BPK menyebut, hasil pemeriksaan atas dokumen fasilitas ‘Kredit Sindikasi’ untuk PT CCT diketahui bahwa agunan debitur yang disimpan pada ‘Agen Penjamin’ dalam hal ini PT Bank BRI, ternyata tidak mencantumkan PT Bank Sumut pada klausul akta agunan debitur sesuai dengan kondisi terkini fasilitas kredit. Selain itu, tidak terdapat dokumen atas dua agunan debitur PT CCT.
Hal itu tidak sesuai dengan UU No. 10 Tahun 1998 tentang Perubahan atas UU No. 7 Tahun 1992 tentang Perbankan pada Pasal 29 ayat (2) menyebutkan antara lain bahwa bank wajib melakukan kegiatan usaha sesuai dengan prinsip kehati-hatian.
BPK merilis, hal tersebut mengakibatkan tidak terlindunginya kepentingan second way out PT Bank Sumut pada pemberian ‘Kredit Sindikasi’ pada PT CCT.
Untuk diketahui, ‘Sindikasi’ dapat merujuk pada kerja sama antar lembaga keuangan atau pekerja untuk mencapai tujuan tertentu.
‘Sindikasi’ dalam perbankan adalah kerja sama antara dua atau lebih bank untuk memberikan pinjaman kepada debitur.

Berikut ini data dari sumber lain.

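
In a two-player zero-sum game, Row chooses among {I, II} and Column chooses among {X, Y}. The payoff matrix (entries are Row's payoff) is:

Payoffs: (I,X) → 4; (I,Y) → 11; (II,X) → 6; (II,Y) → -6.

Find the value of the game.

90/19

Row minima: I → 4, II → -6; maximin = 4.
Column maxima: X → 6, Y → 11; minimax = 6.
4 ≠ 6, so there is no saddle point; optimal play is mixed.
Let Row play I with probability p. Expected payoff against X: 4p + 6(1−p) = −2p + 6; against Y: 11p + (-6)(1−p) = 17p − 6.
Setting these equal: −2p + 6 = 17p − 6 ⇒ −19p = -12 ⇒ p = 12/19, and the value is (-2)·(12/19) + 6 = 90/19.
For Column: with q = P(X), equating I's and II's payoffs gives −7q + 11 = 12q − 6 ⇒ q = 17/19.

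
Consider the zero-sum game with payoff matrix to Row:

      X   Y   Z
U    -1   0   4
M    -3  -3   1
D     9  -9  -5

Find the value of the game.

-9/19

Row minima: U → -1, M → -3, D → -9; maximin = -1.
Column maxima: X → 9, Y → 0, Z → 4; minimax = 0.
-1 ≠ 0, so there is no saddle point; optimal play is mixed.
M is strictly dominated by U, so Row never plays it.
Z is strictly dominated by Y (it gives Row strictly more in every row), so Column never plays it.
On the remaining 2×2 (U, D vs X, Y):
Let Row play U with probability p. Expected payoff against X: (-1)p + 9(1−p) = −10p + 9; against Y: 0p + (-9)(1−p) = 9p − 9.
Setting these equal: −10p + 9 = 9p − 9 ⇒ −19p = -18 ⇒ p = 18/19, and the value is (-10)·(18/19) + 9 = -9/19.
For Column: with q = P(X), equating U's and D's payoffs gives −q = 18q − 9 ⇒ q = 9/19.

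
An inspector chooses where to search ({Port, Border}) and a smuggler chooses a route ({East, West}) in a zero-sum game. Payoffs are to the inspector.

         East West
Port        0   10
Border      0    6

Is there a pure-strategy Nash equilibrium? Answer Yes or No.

Yes

Row minima: Port → 0, Border → 0; maximin = 0.
Column maxima: East → 0, West → 10; minimax = 0.
maximin = minimax = 0, so a saddle point exists.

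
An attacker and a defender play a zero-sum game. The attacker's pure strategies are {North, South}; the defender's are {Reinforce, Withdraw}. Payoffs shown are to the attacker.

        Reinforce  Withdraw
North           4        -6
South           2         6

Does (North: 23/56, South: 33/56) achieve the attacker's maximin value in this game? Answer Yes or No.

No

Against Reinforce this mix gives (23/56)·4 + (33/56)·2 = 79/28.
Against Withdraw this mix gives (23/56)·(-6) + (33/56)·6 = 15/14.
The defender will play Withdraw, holding the attacker to 15/14. Shifting weight toward the row that does better against Withdraw would raise this floor (the equalizing mix achieves 18/7 against both Withdraw and Reinforce), so the proposed strategy is not optimal.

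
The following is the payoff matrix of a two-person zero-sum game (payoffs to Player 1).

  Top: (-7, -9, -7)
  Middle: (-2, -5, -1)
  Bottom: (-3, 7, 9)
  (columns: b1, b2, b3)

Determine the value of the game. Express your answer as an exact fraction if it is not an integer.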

‘Sindikasi’ dalam perbankan disebut juga multi-bank lending karena melibatkan banyak bank atau lembaga non-bank.
Penyaluran kredit. Bank merupakan badan usaha yang menjalankan fungsi intermediasi. Hal ini berarti bank menghimpun dana dari masyarakat dalam bentuk simpanan untuk kemudian menyalurkannya kepada masyarakat dalam bentuk kredit dan/atau bentuk-bentuk lainnya dalam rangka meningkatkan taraf hidup masyarakat.

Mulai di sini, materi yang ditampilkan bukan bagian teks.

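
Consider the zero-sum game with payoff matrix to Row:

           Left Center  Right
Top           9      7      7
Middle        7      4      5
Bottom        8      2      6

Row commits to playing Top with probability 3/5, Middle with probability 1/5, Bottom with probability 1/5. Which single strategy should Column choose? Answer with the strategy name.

Center

If Column plays Left, Row's expected payoff is (3/5)·9 + (1/5)·7 + (1/5)·8 = 42/5.
If Column plays Center, Row's expected payoff is (3/5)·7 + (1/5)·4 + (1/5)·2 = 27/5.
If Column plays Right, Row's expected payoff is (3/5)·7 + (1/5)·5 + (1/5)·6 = 32/5.
Column minimizes Row's payoff; the smallest is 27/5, so the best response is Center.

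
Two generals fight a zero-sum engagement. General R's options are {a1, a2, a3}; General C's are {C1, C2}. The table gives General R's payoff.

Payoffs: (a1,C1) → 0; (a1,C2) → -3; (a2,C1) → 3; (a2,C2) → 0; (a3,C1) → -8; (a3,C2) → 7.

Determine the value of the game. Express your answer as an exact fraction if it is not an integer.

Row minima: a1 → -3, a2 → 0, a3 → -8; maximin = 0.
Column maxima: C1 → 3, C2 → 7; minimax = 3.
0 ≠ 3, so there is no saddle point; optimal play is mixed.
a1 is strictly dominated by a2, so General R never plays it.
On the remaining 2×2 (a2, a3 vs C1, C2):
Let General R play a2 with probability p. Expected payoff against C1: 3p + (-8)(1−p) = 11p − 8; against C2: 0p + 7(1−p) = −7p + 7.
Setting these equal: 11p − 8 = −7p + 7 ⇒ 18p = 15 ⇒ p = 5/6, and the value is (11)·(5/6) − 8 = 7/6.
For General C: with q = P(C1), equating a2's and a3's payoffs gives 3q = −15q + 7 ⇒ q = 7/18.

7/6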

Guna memastikan siklus intermediasi tersebut berjalan dengan baik, usaha bank dilengkapi dengan perangkat aturan yang mengikat proses bisnis, baik dari sisi penghimpunan dana maupun dari sisi penyalurannya.
Dalam kaitannya dengan fungsi penyaluran dana, mengingat dana yang dikelola adalah dana pihak ketiga masyarakat, bank memiliki kewajiban memitigasi resiko untuk mengamankan dana kredit yang disalurkan, sejak proses pengajuan permohonan, analisis, persetujuan, perjanjian, dan pencairan kredit hingga kredit dinyatakan lunas.
Hal ini berarti sejak menerima permohonan kredit dan calon debitur, bank perlu melakukan analisis memadai dan memetakan resiko-resiko terkait.
Analisis dilakukan sesuai dengan aturan yang melekat pada masing-masing jenis kredit dengan tujuan untuk memitigasi risiko terkait dengan kredit yang dicairkan. Hal ini yang menjadikan dasar dari prinsip kehati-hatian bank.
Prinsip kehati-hatian bank wajib diterapkan oleh bank saat menyalurkan kredit agar seluruh aktivitas penyaluran kredit dan pembiayaan tidak menimbulkan kerugian yang melebihi kemampuan bank atau membahayakan kelangsungan usaha bank.
Salah satu bentuk prinsip kehati-hatian tersebut adalah dengan melakukan pengumpulan bukti yang memadai terkait penjualan hasil produksi debitur, dan kemampuan pengembalian kredit. (m/Tim).